On Tuesday, Republican Chair Thomas Noonan said an open conversation between the nonprofit and commission members could potentially motivate changes to the proposal. Because Fairfield already has zoning laws regulating transit-oriented districts, he said, members should take the opportunity to push back on hindrances to local development.

“There’s a chance that maybe we can have some impact on this legislation, and maybe it’s to the town’s benefit,” Noonan said. “This state law will affect us if it’s passed.”

Democratic commissioners Tom Corsillo, Steven Levy, Jeff Randolph and Jeanine Pocoski joined Noonan in pushing for the presentation.

“I think it would be a mistake to forfeit that opportunity,” Corsillo said.

After a nearly 45-minute discussion, the commission voted to allow the presentation at an upcoming meeting in a 4-3 vote, with Braun, Harrison and Ford opposed.

On Wednesday, Desegregate Connecticut Director Pete Harrison told CT Examiner that comments from local and state officials are important, as they inspired changes to this year’s bill.

While the new bill will be largely the same as the 2023 proposal, Harrison said the group plans to remove some of the original density requirements, expand affordable housing options and include local wetland agencies in the planning process to encourage municipal support.

Harrison said the group presented its idea to many local planning and zoning commissions in 2022 and 2023, and used the feedback to make changes. Although he understands the inherent tension between local control and state oversight in Connecticut, he said, collaboration at all levels is key.
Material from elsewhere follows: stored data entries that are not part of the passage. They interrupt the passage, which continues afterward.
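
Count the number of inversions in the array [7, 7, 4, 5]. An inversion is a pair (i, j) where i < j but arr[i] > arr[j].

Finding inversions in [7, 7, 4, 5]:

(0, 2): arr[0]=7 > arr[2]=4
(0, 3): arr[0]=7 > arr[3]=5
(1, 2): arr[1]=7 > arr[2]=4
(1, 3): arr[1]=7 > arr[3]=5

Total inversions: 4

The array has 4 inversion(s): (0,2), (0,3), (1,2), (1,3). Each pair (i,j) satisfies i < j and arr[i] > arr[j].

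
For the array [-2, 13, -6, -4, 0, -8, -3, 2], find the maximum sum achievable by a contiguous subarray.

Using Kadane's algorithm on [-2, 13, -6, -4, 0, -8, -3, 2]:

Scanning through the array:
Position 1 (value 13): max_ending_here = 13, max_so_far = 13
Position 2 (value -6): max_ending_here = 7, max_so_far = 13
Position 3 (value -4): max_ending_here = 3, max_so_far = 13
Position 4 (value 0): max_ending_here = 3, max_so_far = 13
Position 5 (value -8): max_ending_here = -5, max_so_far = 13
Position 6 (value -3): max_ending_here = -3, max_so_far = 13
Position 7 (value 2): max_ending_here = 2, max_so_far = 13

Maximum subarray: [13]
Maximum sum: 13

The maximum subarray is [13] with sum 13. This subarray runs from index 1 to index 1.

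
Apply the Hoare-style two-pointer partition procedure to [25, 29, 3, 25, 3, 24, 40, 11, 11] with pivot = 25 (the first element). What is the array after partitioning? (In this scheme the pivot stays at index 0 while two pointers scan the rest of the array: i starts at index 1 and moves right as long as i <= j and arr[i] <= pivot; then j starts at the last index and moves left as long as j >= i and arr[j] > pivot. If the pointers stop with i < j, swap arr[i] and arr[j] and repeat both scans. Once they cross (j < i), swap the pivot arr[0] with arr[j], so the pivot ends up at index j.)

Hoare-style two-pointer partition with pivot = 25:

Initial array: [25, 29, 3, 25, 3, 24, 40, 11, 11]

Pointers start at i = 1, j = 8.
i stops at index 1 (arr[1]=29 > 25), j stops at index 8 (arr[8]=11 <= 25): swap arr[1] and arr[8], array becomes [25, 11, 3, 25, 3, 24, 40, 11, 29]
i stops at index 6 (arr[6]=40 > 25), j stops at index 7 (arr[7]=11 <= 25): swap arr[6] and arr[7], array becomes [25, 11, 3, 25, 3, 24, 11, 40, 29]
i ends at 7, j ends at 6: the pointers have crossed (j < i), so scanning stops.

Swap pivot arr[0] with arr[6] to place pivot at position 6: [11, 11, 3, 25, 3, 24, 25, 40, 29]
Pivot position: 6

After partitioning with pivot 25, the array becomes [11, 11, 3, 25, 3, 24, 25, 40, 29]. The pivot is placed at index 6. All elements to the left of the pivot are <= 25, and all elements to the right are > 25.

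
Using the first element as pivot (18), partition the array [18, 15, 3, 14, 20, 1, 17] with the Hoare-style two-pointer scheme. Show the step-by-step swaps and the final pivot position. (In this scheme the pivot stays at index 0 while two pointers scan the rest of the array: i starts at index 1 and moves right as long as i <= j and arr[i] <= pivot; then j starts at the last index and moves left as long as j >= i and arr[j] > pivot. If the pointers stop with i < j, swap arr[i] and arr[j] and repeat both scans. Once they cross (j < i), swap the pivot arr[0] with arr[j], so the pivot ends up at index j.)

Hoare-style two-pointer partition with pivot = 18:

Initial array: [18, 15, 3, 14, 20, 1, 17]

Pointers start at i = 1, j = 6.
i stops at index 4 (arr[4]=20 > 18), j stops at index 6 (arr[6]=17 <= 18): swap arr[4] and arr[6], array becomes [18, 15, 3, 14, 17, 1, 20]
i ends at 6, j ends at 5: the pointers have crossed (j < i), so scanning stops.

Swap pivot arr[0] with arr[5] to place pivot at position 5: [1, 15, 3, 14, 17, 18, 20]
Pivot position: 5

After partitioning with pivot 18, the array becomes [1, 15, 3, 14, 17, 18, 20]. The pivot is placed at index 5. All elements to the left of the pivot are <= 18, and all elements to the right are > 18.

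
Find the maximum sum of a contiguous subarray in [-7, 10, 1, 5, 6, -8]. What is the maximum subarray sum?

Using Kadane's algorithm on [-7, 10, 1, 5, 6, -8]:

Scanning through the array:
Position 1 (value 10): max_ending_here = 10, max_so_far = 10
Position 2 (value 1): max_ending_here = 11, max_so_far = 11
Position 3 (value 5): max_ending_here = 16, max_so_far = 16
Position 4 (value 6): max_ending_here = 22, max_so_far = 22
Position 5 (value -8): max_ending_here = 14, max_so_far = 22

Maximum subarray: [10, 1, 5, 6]
Maximum sum: 22

The maximum subarray is [10, 1, 5, 6] with sum 22. This subarray runs from index 1 to index 4.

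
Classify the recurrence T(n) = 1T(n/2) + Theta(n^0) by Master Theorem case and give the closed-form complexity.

Master Theorem for T(n) = 1T(n/2) + O(n^0):

a = 1, b = 2, c = 0
log_b(a) = log_2(1) = 0.0000

Case 2: c = 0 = log_2(1) = 0.0000
T(n) = O(n^0 log n) = O(log n)

For T(n) = 1T(n/2) + O(n^0): log_2(1) = 0.0000. This is Case 2 of the Master Theorem (c = log_b(a), equal work at all levels), giving O(log n).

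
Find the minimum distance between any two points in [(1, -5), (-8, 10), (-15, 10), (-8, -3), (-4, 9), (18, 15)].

Computing all pairwise distances among 6 points:

d((1, -5), (-8, 10)) = 17.4929
d((1, -5), (-15, 10)) = 21.9317
d((1, -5), (-8, -3)) = 9.2195
d((1, -5), (-4, 9)) = 14.8661
d((1, -5), (18, 15)) = 26.2488
d((-8, 10), (-15, 10)) = 7.0
d((-8, 10), (-8, -3)) = 13.0
d((-8, 10), (-4, 9)) = 4.1231 <-- minimum
d((-8, 10), (18, 15)) = 26.4764
d((-15, 10), (-8, -3)) = 14.7648
d((-15, 10), (-4, 9)) = 11.0454
d((-15, 10), (18, 15)) = 33.3766
d((-8, -3), (-4, 9)) = 12.6491
d((-8, -3), (18, 15)) = 31.6228
d((-4, 9), (18, 15)) = 22.8035

Closest pair: (-8, 10) and (-4, 9) with distance 4.1231

The closest pair is (-8, 10) and (-4, 9) with Euclidean distance 4.1231. For 6 points, brute-force pairwise comparison is shown above. For large n, the divide-and-conquer algorithm (sort by x, recurse on halves, check the dividing strip) achieves O(n log n).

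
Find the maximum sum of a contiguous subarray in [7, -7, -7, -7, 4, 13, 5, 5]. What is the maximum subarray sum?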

“We think it’s not a binary choice, and we want what is most effective at the local level to get passed at the state level,” Harrison said. “​​Sometimes there’s some folks that, I think, have different conceptions of what the conversation will be, or that it’ll be some kind of an endorsement. And that’s not the case.”

In addition to Fairfield, Harrison said Desegregate Connecticut has requested presentations with commissions in towns like Greenwich and Wilton. He said the group is approaching officials in good faith to solicit their input and move the bill forward.

Asked about the commission debate on Wednesday, State Rep. Cristin McCarthy Vahey, D-Fairfield, who voted to send the bill to the full General Assembly on the state Planning and Development Committee last year, said housing is the biggest crisis that the state is facing right now. McCarthy Vahey said it was critical for Desegregate Connecticut, as the lead advocate for this particular effort to incentivize new housing, to hear feedback from officials.

While she said legislators will engage their constituents about the proposal, McCarthy Vahey questioned why some members of the Fairfield commission would reject a chance to do the same.

“I do find it ironic that members of the commission who have consistently conveyed their interest in being able to have a voice are pushing back when given the direct opportunity to have a voice and to provide public and transparent input into ideas,” she said.

Echoing McCarthy Vahey, State Rep. Jennifer Leeper, D-Fairfield, said Wednesday that  she can’t imagine why commission members wouldn’t jump at the opportunity to influence a bill, given local concern over state housing laws.

“I’ve often heard from members of our TPZ Commission that the legislative process isn’t inclusive enough of local voices when it comes to policies to address our housing crisis,” Leeper said. “While bills receive public hearings specifically to hear from the public, this is a unique opportunity to elevate the voices of Fairfield’s TPZ commissioners and empower them to share their policy concerns and ideas directly with one of the organizations advocating for them.” 

State Sen. Tony Hwang, R-Fairfield, who opposed the bill in the state Planning and Development Committee, and State Rep. Sarah Keitt, D-Fairfield, did not respond to requests for comment.